Her doctor helped her find ways to stabilize her blood sugar, and for the nightly “crashes,” he suggested a diabetic-alert dog. Crowley will be joined by her service dog, a black Labrador retriever named Koda, in June.
“He is being trained to tap me and wake me up when he finds
my blood sugar is low,” she said. “He weighs about 110 pounds — I should certainly notice when his paw is smacking me.”
Crowley found her dog with the help of the National Institute for Diabetic Alert Dogs, a company in California.
“Lilly Grace of NIDAD sent me a detailed questionnaire about my lifestyle, my family and the animals in our house and our activities,” Crowley said.
“We look at the lifestyle of the person,” Grace said. “Are they an active person who runs marathons on the weekends, or someone who sits and knits on the couch?
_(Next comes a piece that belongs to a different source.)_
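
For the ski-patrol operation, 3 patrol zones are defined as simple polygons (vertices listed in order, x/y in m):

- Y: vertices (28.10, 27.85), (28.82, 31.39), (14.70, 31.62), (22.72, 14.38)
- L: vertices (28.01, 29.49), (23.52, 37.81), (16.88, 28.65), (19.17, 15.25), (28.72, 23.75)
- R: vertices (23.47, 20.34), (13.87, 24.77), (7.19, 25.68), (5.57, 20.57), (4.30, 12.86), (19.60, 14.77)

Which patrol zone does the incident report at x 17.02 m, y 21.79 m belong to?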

We match that profile with the temperament of a dog.”
The next step is to select a trainer. Grace said people looking for a diabetic-alert dog should “do their homework,” and get references about trainers from service-dog owners.
Kristin Minnie is a trainer and the owner of Local Bark, also in California, and has been training Koda for five months. She said training starts with advanced obedience and the same kind of scent training as that given to law enforcement drug dogs.
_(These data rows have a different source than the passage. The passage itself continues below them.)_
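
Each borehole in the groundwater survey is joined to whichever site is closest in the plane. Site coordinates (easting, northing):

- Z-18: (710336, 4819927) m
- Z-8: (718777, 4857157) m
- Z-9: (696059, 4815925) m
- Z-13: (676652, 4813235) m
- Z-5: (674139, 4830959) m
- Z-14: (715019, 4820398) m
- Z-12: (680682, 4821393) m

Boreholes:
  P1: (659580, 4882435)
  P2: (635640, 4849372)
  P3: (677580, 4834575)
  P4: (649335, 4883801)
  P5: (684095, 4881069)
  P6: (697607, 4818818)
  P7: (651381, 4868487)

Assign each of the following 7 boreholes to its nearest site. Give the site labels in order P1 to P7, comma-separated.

P1 → Z-5 (d²=2861743057.00)
P2 → Z-5 (d²=1821211570.00)
P3 → Z-5 (d²=24915937.00)
P4 → Z-5 (d²=3407515380.00)
P5 → Z-8 (d²=1774624868.00)
P6 → Z-9 (d²=10765753.00)
P7 → Z-5 (d²=1926277348.00)

Z-5, Z-5, Z-5, Z-5, Z-8, Z-9, Z-5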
Crowley played an active role in Koda’s training as her diabetic-alert dog.
“I was told to suck on cotton balls and breathe through them every time I took my blood-sugar reading. Then I would put it in a jar for that reading and freeze it,’ she said. “Koda’s been sniffing my spit for months now.”
With that training, the dog will be able to identify Crowley’s blood-sugar readings from below 40, which is seriously low and demands attention, through the normal range to levels higher than 300, which also need immediate treatment.
“He will be able to identify each change and react differently to each one and know how I might react at each level,” Crowley said.
Crowley has only seen Koda in a picture, but to acclimate the dog to his person, he has also been living with a T-shirt Crowley wore for several days and a stuffed toy dog that was in the Crowley home for a while, in contact with the family and their pets. minnie will come to Bryant in June to introduce Koda to his new home and the person who will become the center of his life.
“We will be starting their relationship together,” Minnie said.
“We will test his response to alert conditions, and we will be going around town together to make him familiar with the places Crowley goes.”
Crowley said she has cats, other dogs and gerbils at home.
“I also have horses, and I have exposed Koda to them,” Minnie said. “Suzanne is also very active, so a younger dog is a good match because of his energy level.”
The trainer also said Labs make excellent service dogs.
“They are bred to be partners with us,” Minnie said. “They want to please and be around people. They have a gentle personality, but they can be persistent, and that is good for an alert dog. They won’t stop trying.”
“He will be with me 24/7,” Crowley said of Koda. “Kristin and Koda will be training me for three days on how to work with him.”
Crowley said she believes Koda will be the first diabetic-alert dog in Arkansas. He will arrive in mid-june.
“I think Suzanne is looking forward to being with Koda, and I think he is, too,” Minnie said.